Avant d’entrer en relations d’affaires et lors de l’assistance du client pendant la préparation ou la réalisation d’une transaction, le professionnel doit identifier le client, le bénéficiaire effectif de l’opération, vérifier son identité sur la base de tout document écrit probant et recueillir toutes informations sur l’objet et la nature de l’opération envisagée.

Durant le suivi de la relation d’affaires, le professionnel doit mettre à jour ses connaissances sur le client afin de mesurer la cohérence, ou la licéité des opérations effectuées.

Le professionnel, soumis à l’obligation de vigilance, peut apprécier le soupçon sur un critère ou un faisceau d’indices soulignant le caractère atypique ou illicite de l’opération suspecte.

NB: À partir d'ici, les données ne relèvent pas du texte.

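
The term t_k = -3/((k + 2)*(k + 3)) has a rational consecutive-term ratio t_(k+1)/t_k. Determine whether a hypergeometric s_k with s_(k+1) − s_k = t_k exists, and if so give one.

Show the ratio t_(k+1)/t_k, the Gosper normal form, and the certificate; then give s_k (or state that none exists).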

Des critères indicatifs sont déterminés pour appeler une vigilance particulière :

Pour les personnes morales 

  • Entreprises récemment créées,
  • Difficultés d’identification du bénéficiaire réel d’une opération financière,
  • Changements fréquents de gérance,
  • Chiffre d’affaires élevé dès la création de la société,
  • Secteurs à risques : BTP, sociétés de surveillance, formation professionnelle, secteur hôtelier, restauration rapide, cartes prépayées etc.

Pour les personnes physiques

  • Nombreux versements/retraits en espèce,
  • Entrée dans le dispositif assurantiel pour des raisons de confidentialité,
  • Personnes politiquement exposées,

Si, au regard de ces critères notamment, le professionnel doute de l’origine des fonds, il doit enquêter auprès de  son client pour obtenir davantage d’informations ou de justifications. Si ce n’est pas suffisant pour lever le doute, il convient d’adresser une déclaration de soupçon à TRACFIN en décrivant l’origine du soupçon et la personne physique ou morale en cause.